Automated analysis of cognitive presence in MOOC discussions
The Community of Inquiry (CoI) framework  has been broadly used to analyse learning experience in online discussion forums for two decades. Cognitive presence, which is a primary dimension of the CoI framework, manifests the reflection of (re)constructing knowledge and problem-solving processes in the learning experience . Researchers doing text analysis using machine learning techniques are making promising contributions to analysing phases of cognitive presence automatically – in online discussions. However, most studies of automated cognitive analysis focus on improving the accuracy and reliability of the classifiers. They ignored that another purpose of applying machine learning techniques in educational research should be to pinpoint research bias that scholars neither intended to nor can have found without computer support.
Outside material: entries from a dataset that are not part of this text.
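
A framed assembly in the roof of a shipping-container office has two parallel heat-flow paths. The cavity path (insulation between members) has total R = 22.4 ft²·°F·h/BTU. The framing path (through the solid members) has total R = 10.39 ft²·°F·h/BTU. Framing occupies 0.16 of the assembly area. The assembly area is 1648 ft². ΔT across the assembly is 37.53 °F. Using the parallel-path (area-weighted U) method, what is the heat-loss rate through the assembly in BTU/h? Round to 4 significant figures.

U_eff = 0.84/22.4 + 0.16/10.39 = 0.0375 + 0.015399 = 0.052899
R_eff = 1/U_eff = 18.904 ft²·°F·h/BTU
Q = 1648 × 37.53 / 18.904 = 3271.8 BTU/h

3272 BTU/h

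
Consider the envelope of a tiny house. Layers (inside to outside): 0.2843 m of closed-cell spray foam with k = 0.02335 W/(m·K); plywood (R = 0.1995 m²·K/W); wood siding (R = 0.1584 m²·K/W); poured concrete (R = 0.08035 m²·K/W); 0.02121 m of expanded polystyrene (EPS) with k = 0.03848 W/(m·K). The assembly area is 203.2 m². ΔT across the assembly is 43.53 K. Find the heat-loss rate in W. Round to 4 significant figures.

0.2843/0.02335 = 12.176
0.02121/0.03848 = 0.5512
R_total = 12.176 + 0.1995 + 0.1584 + 0.08035 + 0.5512 = 13.165 m²·K/W
Q = A·ΔT/R = 203.2 × 43.53 / 13.165 = 671.88 W

671.9 W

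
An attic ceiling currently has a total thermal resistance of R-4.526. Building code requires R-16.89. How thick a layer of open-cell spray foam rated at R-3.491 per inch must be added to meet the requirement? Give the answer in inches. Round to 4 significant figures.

ΔR = 16.89 − 4.526 = 12.364 ft²·°F·h/BTU
L = ΔR / (R/in) = 12.364/3.491 = 3.5417 in

3.542 in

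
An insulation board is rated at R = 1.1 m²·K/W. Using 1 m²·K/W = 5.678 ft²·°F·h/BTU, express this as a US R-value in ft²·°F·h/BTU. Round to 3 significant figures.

6.25 ft²·°F·h/BTU

R_US = 1.1 × 5.678 = 6.246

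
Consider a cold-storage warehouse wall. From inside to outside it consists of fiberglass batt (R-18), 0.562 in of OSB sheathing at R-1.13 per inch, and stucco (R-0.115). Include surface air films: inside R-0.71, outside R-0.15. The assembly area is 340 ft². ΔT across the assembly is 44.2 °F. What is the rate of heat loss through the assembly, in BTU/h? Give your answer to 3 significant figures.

0.562 × 1.13 = 0.6351
R_total = 0.71 + 18 + 0.6351 + 0.115 + 0.15 = 19.61 ft²·°F·h/BTU
Q = A·ΔT/R = 340 × 44.2 / 19.61 = 766.3 BTU/h

766 BTU/h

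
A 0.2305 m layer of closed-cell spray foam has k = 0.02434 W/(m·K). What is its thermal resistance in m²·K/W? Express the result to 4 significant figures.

9.470 m²·K/W

R = L/k = 0.2305/0.02434 = 9.47 m²·K/W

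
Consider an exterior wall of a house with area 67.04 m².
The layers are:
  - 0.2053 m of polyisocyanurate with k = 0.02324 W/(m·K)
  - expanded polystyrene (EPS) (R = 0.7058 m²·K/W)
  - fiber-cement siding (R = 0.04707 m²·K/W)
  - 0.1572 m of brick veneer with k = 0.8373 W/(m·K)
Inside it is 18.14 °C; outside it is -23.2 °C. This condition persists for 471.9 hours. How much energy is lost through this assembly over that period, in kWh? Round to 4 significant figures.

0.2053/0.02324 = 8.8339
0.1572/0.8373 = 0.18775
R_total = 8.8339 + 0.7058 + 0.04707 + 0.18775 = 9.7745 m²·K/W
Q = 67.04 × (18.14 − (-23.2)) / 9.7745 = 283.54 W
E = 283.54 W × 471.9 h / 1000 = 133.8 kWh

133.8 kWh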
This session will present the example of ‘research bias’ discovered from both manual and automated classification of cognitive phases, provoking scholars to rethink and improve the conflicting part in the taxonomies of cognitive presence under MOOC context.
The manual-classification rubric that used to label discussion messages of a target MOOC combines Garrison, Anderson and Archer’s  scheme with Park’s  revised version. The rubric describes four phases of cognitive presence (i.e. triggering event, exploration, integration and resolution), and indicators of each phase in online discussions. We reported the average inter-rater reliability between two human raters achieved 95.4% agreement (N = 1002) with a Cohen’s weighted kappa of 0.96. Interestingly, we found the average inter-rater reliability decreased to 80.1% after increasing the size of data samples (N = 1918) and the number of human raters to three. After training the automated classifiers to predict phases of cognitive presence, the confusion matrix implies that most of the disagreements between computer raters occurred between adjacent phases of cognitive presence. The disagreements between human raters also have the same problems. We assume the additional categories may exist between cognitive phases in such MOOC discussion messages. These details will be discussed during the presentation.
 D. Garrison, T. Anderson, and W. Archer, “Critical Inquiry in a Text-Based Environment: Computer Conferencing in Higher Education,” Internet High. Educ., vol. 2, no. 2, pp. 87–105, 1999.
 D. Garrison, T. Anderson, and W. Archer, “Critical thinking, cognitive presence, and computer conferencing in distance education,” Am. J. Distance Educ., vol. 15, no. 1, pp. 7–23, 2001.
 V. Kovanović, S. Joksimović, D. Gašević, and M. Hatala, “Automated cognitive presence detection in online discussion transcripts,” in Automated cognitive presence detection in online discussion transcripts’ CEUR Workshop Proceedings (vol. 1137), 2014.
 V. Kovanović et al., “Towards automated content analysis of discussion transcripts,” Proc. Sixth Int. Conf. Learn. Anal. Knowl. - LAK ’16, pp. 15–24, 2016.
 E. Farrow, J. Moore, and D. Gasevic, “Analysing discussion forum data: a replication study avoiding data contamination,” 9th Int. Learn. Anal. Knowl. Conf., no. March, 2019.
 C. Park, “Replicating the Use of a Cognitive Presence Measurement Tool,” J. Interact. Online Learn., vol. 8, no. 2, pp. 140–155, 2009.